By Reuters   August 1, 2023 | 08:14 pm PT
South Korea raises heat alert to highest amid sweltering weather
Commuters walk on a zebra crossing in Seoul, South Korea. Photo by Reuters/Kim Hong-Ji
South Korea raised the hot weather warning to its highest, the first time in four years, as parts of the country roasted in temperatures over 38 degrees Celsius (100.4 F), the interior and safety ministry said on Wednesday.

The scorching heat is estimated to have killed 23 people across the country, more than triple the record of seven during the same period last year, local media reported citing firefighting authorities.

The official temperature, measured in the city of Yeoju, south of Seoul, hit 38.4C on Tuesday, the Ministry of the Interior and Safety said.

South Korea raised the heat warning level in its four-tier system to the highest as of 6 p.m. on Tuesday, the first time since 2019.

The highest "serious" warning is issued when the apparent temperature is expected at 35C or higher in at least 40% of the country's 180 regions for three or more days. It can also be issued when the apparent temperature is likely to be 38C or higher for three or more days in 10% of the country.

The highest daily temperature on Wednesday is expected to reach 35C in the capital Seoul, the weather agency said.
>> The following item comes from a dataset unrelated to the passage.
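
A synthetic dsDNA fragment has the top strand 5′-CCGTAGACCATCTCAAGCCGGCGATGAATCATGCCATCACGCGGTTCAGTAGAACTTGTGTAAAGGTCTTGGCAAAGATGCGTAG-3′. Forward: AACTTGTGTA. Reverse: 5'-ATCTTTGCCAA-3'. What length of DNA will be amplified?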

The government said it expected high temperatures to persist with oppressive humidity for the coming days, with the apparent temperature likely to hover around 35C in most parts of the country.
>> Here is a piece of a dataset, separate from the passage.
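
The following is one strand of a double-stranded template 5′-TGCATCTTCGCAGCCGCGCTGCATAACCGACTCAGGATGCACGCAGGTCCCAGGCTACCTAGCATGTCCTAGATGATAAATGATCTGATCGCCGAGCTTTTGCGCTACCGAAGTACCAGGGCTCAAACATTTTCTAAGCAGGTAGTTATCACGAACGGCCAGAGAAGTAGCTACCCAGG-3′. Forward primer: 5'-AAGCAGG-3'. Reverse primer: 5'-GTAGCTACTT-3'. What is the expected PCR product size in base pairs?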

President Yoon Suk Yeol on Tuesday urged officials to step up measures to prevent further casualties, especially for people working outdoors, the elderly citizens and those living in makeshift houses without adequate air conditioning systems.

Near Yoon's office on Wednesday, construction workers held a press conference and called for concrete countermeasures.

"Under the current conditions, construction workers' heat deaths are 'expected deaths,'" the Korean Confederation of Trade Unions said in a statement.

The growing frequency and intensity of severe weather is symptomatic of global, human-driven climate change, experts in the field say, with heatwaves in much of the world expected to persist through August.

North Korea is also battling the unrelenting heatwave with highest daily temperatures forecast to hover around 35C to 37C by Thursday, state media reported.